Self-Supervised Similarity Learning for Digital Pathology

Using features extracted from networks pretrained on ImageNet is a common practice in applications of deep learning for digital pathology. However it presents the downside of missing domain specific image information. In digital pathology, supervised training data is expensive and difficult to collect. We propose a self supervised method for feature extraction by similarity learning on whole slide images (WSI) that is simple to implement and allows creation of robust and compact image descriptors. We train a siamese network, exploiting image spatial continuity and assuming spatially adjacent tiles in the image are more similar to each other than distant tiles. Our network outputs feature vectors of length 128, which allows dramatically lower memory storage and faster processing than networks pretrained on ImageNet. We apply the method on digital pathology whole slide images (WSI) from the Camelyon16 train set and assess and compare our method by measuring image retrieval of tumor tiles and descriptor pair distance ratio for distant/near tiles in the Camelyon16 test set. We show that our method yields better retrieval task results than existing ImageNet based and generic self-supervised feature extraction methods. To the best of our knowledge, this is also the first published method for self supervised learning tailored for digital pathology.

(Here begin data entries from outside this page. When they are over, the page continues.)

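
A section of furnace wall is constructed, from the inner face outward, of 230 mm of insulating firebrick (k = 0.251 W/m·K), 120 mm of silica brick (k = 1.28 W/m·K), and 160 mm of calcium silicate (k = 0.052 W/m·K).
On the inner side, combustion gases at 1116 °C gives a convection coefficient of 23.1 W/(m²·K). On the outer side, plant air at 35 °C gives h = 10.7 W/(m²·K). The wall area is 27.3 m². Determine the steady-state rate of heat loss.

Model the wall as resistances in series:
R_inner film = 1/(h_i·A) = 1/(23.1×27.3) = 0.001586 K/W
R_insulating firebrick = L/(kA) = 0.23/(0.251×27.3) = 0.03357 K/W
R_silica brick = L/(kA) = 0.12/(1.28×27.3) = 0.003434 K/W
R_calcium silicate = L/(kA) = 0.16/(0.052×27.3) = 0.1127 K/W
R_outer film = 1/(h_o·A) = 1/(10.7×27.3) = 0.003423 K/W
R_total = 0.1547 K/W
Q = ΔT / R_total = 1081 / 0.1547

Q ≈ 6990 W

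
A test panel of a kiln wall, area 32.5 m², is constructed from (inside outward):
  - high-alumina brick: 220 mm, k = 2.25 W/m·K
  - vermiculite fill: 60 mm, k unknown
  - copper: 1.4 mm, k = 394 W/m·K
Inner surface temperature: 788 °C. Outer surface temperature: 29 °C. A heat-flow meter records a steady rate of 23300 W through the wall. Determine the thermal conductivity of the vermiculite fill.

Model the wall as resistances in series:
R_high-alumina brick = L/(kA) = 0.22/(2.25×32.5) = 0.003009 K/W
R_copper = L/(kA) = 0.0014/(394×32.5) = 1.093×10^-7 K/W
Sum of known resistances R_other = 0.003009 K/W
Total R = ΔT/Q = 759/23300 = 0.03258 K/W
R_vermiculite fill = R_total − R_other = 0.02957 K/W
k = L/(R·A) = 0.06/(0.02957×32.5)

k ≈ 0.0624 W/(m·K)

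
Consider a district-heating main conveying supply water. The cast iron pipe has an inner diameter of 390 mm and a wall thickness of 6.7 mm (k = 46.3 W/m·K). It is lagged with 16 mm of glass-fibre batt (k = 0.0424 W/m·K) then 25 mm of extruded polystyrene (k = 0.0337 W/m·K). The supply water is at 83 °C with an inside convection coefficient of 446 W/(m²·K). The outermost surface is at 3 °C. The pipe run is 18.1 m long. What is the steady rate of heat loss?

Q ≈ 1810 W

Treating each annulus and film as a series resistance:
R_inner film = 1/(h_i·2πr₁L) = 1/(446×2π×0.195×18.1) = 1.011×10^-4 K/W
R_cast iron pipe wall = ln(201.7/195)/(2π×46.3×18.1) = 6.416×10^-6 K/W
R_glass-fibre batt = ln(217.7/201.7)/(2π×0.0424×18.1) = 0.01583 K/W
R_extruded polystyrene = ln(242.7/217.7)/(2π×0.0337×18.1) = 0.02836 K/W
R_total = 0.0443 K/W
Q = ΔT/R_total = 80/0.0443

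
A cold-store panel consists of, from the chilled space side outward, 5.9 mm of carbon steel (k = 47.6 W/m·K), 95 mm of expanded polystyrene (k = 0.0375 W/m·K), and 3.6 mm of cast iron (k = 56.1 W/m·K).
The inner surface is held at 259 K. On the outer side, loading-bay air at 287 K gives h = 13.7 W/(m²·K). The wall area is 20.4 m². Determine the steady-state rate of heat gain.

Q ≈ 219 W

Series thermal resistances:
R_carbon steel = L/(kA) = 0.0059/(47.6×20.4) = 6.076×10^-6 K/W
R_expanded polystyrene = L/(kA) = 0.095/(0.0375×20.4) = 0.1242 K/W
R_cast iron = L/(kA) = 0.0036/(56.1×20.4) = 3.146×10^-6 K/W
R_outer film = 1/(h_o·A) = 1/(13.7×20.4) = 0.003578 K/W
R_total = 0.1278 K/W
Q = ΔT / R_total = 28 / 0.1278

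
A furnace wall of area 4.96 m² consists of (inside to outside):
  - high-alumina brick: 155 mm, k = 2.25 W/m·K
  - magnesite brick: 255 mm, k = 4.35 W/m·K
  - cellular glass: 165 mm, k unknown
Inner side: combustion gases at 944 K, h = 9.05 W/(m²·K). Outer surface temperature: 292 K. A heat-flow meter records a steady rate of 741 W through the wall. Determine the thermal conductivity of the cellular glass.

k ≈ 0.04 W/(m·K)

Series thermal resistances:
R_inner film = 1/(h_i·A) = 1/(9.05×4.96) = 0.02228 K/W
R_high-alumina brick = L/(kA) = 0.155/(2.25×4.96) = 0.01389 K/W
R_magnesite brick = L/(kA) = 0.255/(4.35×4.96) = 0.01182 K/W
Sum of known resistances R_other = 0.04799 K/W
Total R = ΔT/Q = 652/741 = 0.8799 K/W
R_cellular glass = R_total − R_other = 0.8319 K/W
k = L/(R·A) = 0.165/(0.8319×4.96)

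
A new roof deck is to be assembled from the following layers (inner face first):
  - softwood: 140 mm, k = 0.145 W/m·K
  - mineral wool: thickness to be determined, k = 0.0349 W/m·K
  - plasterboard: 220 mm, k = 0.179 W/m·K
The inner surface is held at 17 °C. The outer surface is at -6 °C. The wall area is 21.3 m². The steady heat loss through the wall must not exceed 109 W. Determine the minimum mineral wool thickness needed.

Treating each layer as a thermal resistance in series:
R_softwood = L/(kA) = 0.14/(0.145×21.3) = 0.04533 K/W
R_plasterboard = L/(kA) = 0.22/(0.179×21.3) = 0.0577 K/W
Sum of the known resistances R_other = 0.103 K/W
Required total resistance R_tot = ΔT/Q_allow = 23/109 = 0.211 K/W
R_mineral wool = R_tot − R_other = 0.108 K/W
L = R·k·A = 0.108×0.0349×21.3

L ≈ 80.3 mm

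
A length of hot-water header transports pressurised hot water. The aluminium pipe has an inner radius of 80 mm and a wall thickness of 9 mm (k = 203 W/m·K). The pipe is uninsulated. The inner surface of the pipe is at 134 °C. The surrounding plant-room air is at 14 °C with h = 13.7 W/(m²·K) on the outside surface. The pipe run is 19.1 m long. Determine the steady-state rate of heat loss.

Per-layer cylindrical resistances, series-summed:
R_aluminium pipe wall = ln(89/80)/(2π×203×19.1) = 4.376×10^-6 K/W
R_outer film = 1/(h_o·2πr_oL) = 1/(13.7×2π×0.089×19.1) = 0.006834 K/W
R_total = 0.006838 K/W
Q = ΔT/R_total = 120/0.006838

Q ≈ 17500 W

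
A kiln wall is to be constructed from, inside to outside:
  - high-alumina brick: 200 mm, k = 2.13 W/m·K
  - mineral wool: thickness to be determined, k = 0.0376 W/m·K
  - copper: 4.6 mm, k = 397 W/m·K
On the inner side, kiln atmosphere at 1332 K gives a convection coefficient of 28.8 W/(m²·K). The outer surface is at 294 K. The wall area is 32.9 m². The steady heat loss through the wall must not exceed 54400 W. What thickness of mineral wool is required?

Model the wall as resistances in series:
R_inner film = 1/(h_i·A) = 1/(28.8×32.9) = 0.001055 K/W
R_high-alumina brick = L/(kA) = 0.2/(2.13×32.9) = 0.002854 K/W
R_copper = L/(kA) = 0.0046/(397×32.9) = 3.522×10^-7 K/W
Sum of the known resistances R_other = 0.00391 K/W
Required total resistance R_tot = ΔT/Q_allow = 1038/54400 = 0.01908 K/W
R_mineral wool = R_tot − R_other = 0.01517 K/W
L = R·k·A = 0.01517×0.0376×32.9

L ≈ 18.8 mm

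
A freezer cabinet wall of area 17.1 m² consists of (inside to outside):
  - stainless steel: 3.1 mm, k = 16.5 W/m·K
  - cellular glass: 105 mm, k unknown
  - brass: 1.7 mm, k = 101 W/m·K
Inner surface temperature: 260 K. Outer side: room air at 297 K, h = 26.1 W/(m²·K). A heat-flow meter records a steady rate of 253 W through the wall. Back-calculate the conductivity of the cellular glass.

k ≈ 0.0426 W/(m·K)

Treating each layer as a thermal resistance in series:
R_stainless steel = L/(kA) = 0.0031/(16.5×17.1) = 1.099×10^-5 K/W
R_brass = L/(kA) = 0.0017/(101×17.1) = 9.843×10^-7 K/W
R_outer film = 1/(h_o·A) = 1/(26.1×17.1) = 0.002241 K/W
Sum of known resistances R_other = 0.002253 K/W
Total R = ΔT/Q = 37/253 = 0.1462 K/W
R_cellular glass = R_total − R_other = 0.144 K/W
k = L/(R·A) = 0.105/(0.144×17.1)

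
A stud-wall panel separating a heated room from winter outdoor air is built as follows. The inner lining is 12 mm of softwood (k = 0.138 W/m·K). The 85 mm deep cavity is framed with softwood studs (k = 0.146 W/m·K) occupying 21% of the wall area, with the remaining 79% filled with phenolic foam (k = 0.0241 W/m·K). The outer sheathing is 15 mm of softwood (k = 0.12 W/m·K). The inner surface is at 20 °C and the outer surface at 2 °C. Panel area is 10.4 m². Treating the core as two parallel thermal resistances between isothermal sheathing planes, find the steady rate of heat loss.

Q ≈ 97.4 W

Sheathing layers in series; stud and cavity paths in parallel between them.
R_inner = 0.012/(0.138×10.4) = 0.008361 K/W
R_stud  = 0.085/(0.146×0.21×10.4) = 0.2666 K/W
R_cav   = 0.085/(0.0241×0.79×10.4) = 0.4293 K/W
1/R_core = 1/R_stud + 1/R_cav → R_core = 0.1645 K/W
R_outer = 0.015/(0.12×10.4) = 0.01202 K/W
R_total = 0.1848 K/W
Q = ΔT/R_total = 18/0.1848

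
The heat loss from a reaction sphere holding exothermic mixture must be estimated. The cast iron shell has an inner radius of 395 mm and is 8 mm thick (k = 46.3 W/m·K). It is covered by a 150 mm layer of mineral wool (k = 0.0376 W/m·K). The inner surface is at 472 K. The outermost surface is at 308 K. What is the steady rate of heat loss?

Radial (spherical) resistances in series:
R_cast iron shell = (1/0.395 − 1/0.403)/(4π×46.3) = 8.638×10^-5 K/W
R_mineral wool = (1/0.403 − 1/0.553)/(4π×0.0376) = 1.425 K/W
R_total = 1.425 K/W
Q = ΔT/R_total = 164/1.425

Q ≈ 115 W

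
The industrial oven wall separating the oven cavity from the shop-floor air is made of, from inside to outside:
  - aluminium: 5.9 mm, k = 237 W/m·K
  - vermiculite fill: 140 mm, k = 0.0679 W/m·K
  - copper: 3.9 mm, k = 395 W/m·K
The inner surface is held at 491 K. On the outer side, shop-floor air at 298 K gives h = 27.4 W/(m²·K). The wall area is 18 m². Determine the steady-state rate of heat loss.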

Virtualization of tissue staining in digital pathology using an unsupervised deep learning approach

Histopathological evaluation of tissue samples is a key practice in patient diagnosis and drug development, especially in oncology. Historically, Hematoxylin and Eosin (H&E) has been used by pathologists as a gold standard staining. However, in many cases, various target specific stains, including immunohistochemistry (IHC), are needed in order to highlight specific structures in the tissue. As tissue is scarce and staining procedures are tedious, it would be beneficial to generate images of stained tissue virtually. Virtual staining could also generate in-silico multiplexing of different stains on the same tissue segment. In this paper, we present a sample application that generates FAP-CK virtual IHC images from Ki67-CD8 real IHC images using an unsupervised deep learning approach based on CycleGAN. We also propose a method to deal with tiling artifacts caused by normalization layers and we validate our approach by comparing the results of tissue analysis algorithms for virtual and real images.

Generalizing multistain immunohistochemistry tissue segmentation using one-shot color deconvolution deep neural networks

A key challenge in cancer immunotherapy biomarker research is quantification of pattern changes in microscopic whole slide images of tumor biopsies. Different cell types tend to migrate into various tissue compartments and form variable distribution patterns. Drug development requires correlative analysis of various biomarkers in and between the tissue compartments. To enable that, tissue slides are manually annotated by expert pathologists. Manual annotation of tissue slides is a labor intensive, tedious and error-prone task. Automation of this annotation process can improve accuracy and consistency while reducing workload and cost in a way that will positively influence drug development efforts. In this paper we present a novel one-shot color deconvolution deep learning method to automatically segment and annotate digitized slide images with multiple stainings into compartments of tumor, healthy tissue, and necrosis. We address the task in the context of drug development where multiple stains, tissue and tumor types exist and look into solutions for generalizations over these image populations.